LOS ANGELES — The last time the Padres ventured into Dodger Stadium, the two teams combined for seven batters hit by pitches. The benches emptied after Fernando Tatis Jr. was hit in the finale. Shohei Ohtani waving his team back to the bench after a seemingly retaliatory pitch from Robert Suarez likely staved off another brouhaha. Both managers wound up serving one-game suspensions and Suarez got two games in the aftermath of what’s grown into baseball’s most heated rivalry.
But that was then.
“I’m not a grudge guy,” said Padres manager Mike Shildt, who was shoved a bit by Dodgers manager Dave Roberts here in June. “ … I’m more of a day-to-day guy.”

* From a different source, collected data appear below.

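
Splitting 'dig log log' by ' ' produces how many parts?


Splitting by ' ' breaks the string at each occurrence of the separator.
Text: 'dig log log'
Parts after split:
  Part 1: 'dig'
  Part 2: 'log'
  Part 3: 'log'
Total parts: 3

3


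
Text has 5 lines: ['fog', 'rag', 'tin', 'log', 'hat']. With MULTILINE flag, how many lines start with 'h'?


With MULTILINE flag, ^ matches the start of each line.
Lines: ['fog', 'rag', 'tin', 'log', 'hat']
Checking which lines start with 'h':
  Line 1: 'fog' -> no
  Line 2: 'rag' -> no
  Line 3: 'tin' -> no
  Line 4: 'log' -> no
  Line 5: 'hat' -> MATCH
Matching lines: ['hat']
Count: 1

1


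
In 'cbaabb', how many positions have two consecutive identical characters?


Looking for consecutive identical characters in 'cbaabb':
  pos 0-1: 'c' vs 'b' -> different
  pos 1-2: 'b' vs 'a' -> different
  pos 2-3: 'a' vs 'a' -> MATCH ('aa')
  pos 3-4: 'a' vs 'b' -> different
  pos 4-5: 'b' vs 'b' -> MATCH ('bb')
Consecutive identical pairs: ['aa', 'bb']
Count: 2

2


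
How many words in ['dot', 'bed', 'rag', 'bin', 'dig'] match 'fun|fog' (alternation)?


Alternation 'fun|fog' matches either 'fun' or 'fog'.
Checking each word:
  'dot' -> no
  'bed' -> no
  'rag' -> no
  'bin' -> no
  'dig' -> no
Matches: []
Count: 0

0


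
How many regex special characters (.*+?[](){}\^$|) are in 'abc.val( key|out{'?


Regex special characters are: . * + ? [ ] ( ) { } \ ^ $ |
Scanning 'abc.val( key|out{':
  pos 3: '.' -> SPECIAL
  pos 7: '(' -> SPECIAL
  pos 12: '|' -> SPECIAL
  pos 16: '{' -> SPECIAL
Special chars found: ['.', '(', '|', '{']
Total: 4

4


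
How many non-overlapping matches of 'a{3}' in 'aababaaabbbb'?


Pattern 'a{3}' matches exactly 3 consecutive a's (greedy, non-overlapping).
String: 'aababaaabbbb'
Scanning for runs of a's:
  Run at pos 0: 'aa' (length 2) -> 0 match(es)
  Run at pos 3: 'a' (length 1) -> 0 match(es)
  Run at pos 5: 'aaa' (length 3) -> 1 match(es)
Matches found: ['aaa']
Total: 1

1


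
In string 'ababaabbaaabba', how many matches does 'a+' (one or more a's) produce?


Pattern 'a+' matches one or more consecutive a's.
String: 'ababaabbaaabba'
Scanning for runs of a:
  Match 1: 'a' (length 1)
  Match 2: 'a' (length 1)
  Match 3: 'aa' (length 2)
  Match 4: 'aaa' (length 3)
  Match 5: 'a' (length 1)
Total matches: 5

5


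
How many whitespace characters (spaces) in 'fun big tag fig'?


\s matches whitespace characters (spaces, tabs, etc.).
Text: 'fun big tag fig'
This text has 4 words separated by spaces.
Number of spaces = number of words - 1 = 4 - 1 = 3

3


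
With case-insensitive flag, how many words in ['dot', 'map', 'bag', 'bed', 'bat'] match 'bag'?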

There figure to be better days ahead, too.
Ramón Laureano stayed hot with another home run, but the Padres managed just four hits and the Dodgers did just enough to upend a bullpen game in a 3-2 win that moved the two teams back into a tie atop the NL West.
Luis Arraez’s eighth-inning sacrifice fly with the bases loaded brought the Padres to within a run, but Manny Machado popped out on the first pitch by Blake Treinen to end that inning and Ryan O’Hearn flied out to end the game with a the tying run on first base to snap the Padres’ five-game winning streak and the Dodgers’ four-game skid.
Three of the five pitchers thrown at a Dodgers team that lost Max Muncy (oblique) to the injured list before the game did not give up a run while combining on a four-hitter.
But Randy Vásquez allowed two runs in the third inning, Jeremiah Estrada served up a home run in the seventh inning and future Hall-of-Famer Clayton Kershaw stifled the Padres over six strong innings.
Kershaw struck out just three batters, but he allowed just two hits and retired 10 in a row after allowing walking designated hitter Jose Iglesias after Laureano’s third homer since the trade deadline.
Vásquez struck out two to finish the second inning after a spotless 1⅓ innings from left-hander Wandy Peralta to open the game.
But Michael Conforto and Alex Freeland both singled to start the third and the Dodgers loaded the bases for Ohtani when a bunted ball from Miguel Rojas glanced off the heel of a diving Manny Machado and kicked into foul ground.
The two runs that the Dodgers wound up scoring was pretty much a moral victory, even if they put the Padres in a hole.
After all, Ohtani, the NL home run leader with 43, merely bounced into a run-scoring fielder’s choice and Mookie Betts lifted a go-ahead sacrifice fly to center.
A double-play ball helped Vásquez out of the fourth inning and he turned in a scoreless fifth before the bullpen door opened for Estrada to start the sixth.
After giving up the home run in the seventh to Hernandez, Estrada issued a one-out walk to Andy Pages before giving way to Yuki Matsui, who escaped the inning without further damage.
Mason Miller struck out two in a scoreless eighth.
Recalled from Triple-A El Paso replace the injured King, Vásquez struck out four and allowed two runs on three hits and a walk in 3⅔ innings.
The Padres walked into Dodger Stadium with a one-game lead in the NL West. The last time they held a lead in the division this late in the season was 2010.
The Dodgers — who bounced the Padres in five games in last year’s NLDS — had still won five of seven meetings this year.
But the nine-game lead they held on July 3 had evaporated as the Padres, boosted by a far more active trade deadline than the Dodgers, surged ahead of scuffling Los Angeles.
After this weekend, the Padres will host the Dodgers next weekend at Petco Park, the last time these two teams will meet in the regular season.
None of that changes the day-to-day for the Padres.
“Because it’s head-to-head, it’s got more significance,” Shildt said. “The reality is we got here by putting emphasis on every day being the most important day of that of the season, and that’s not going to change from my seat.”
Added Tatis: “We have the same goal, just winning a baseball game. We have to find a way to do that.”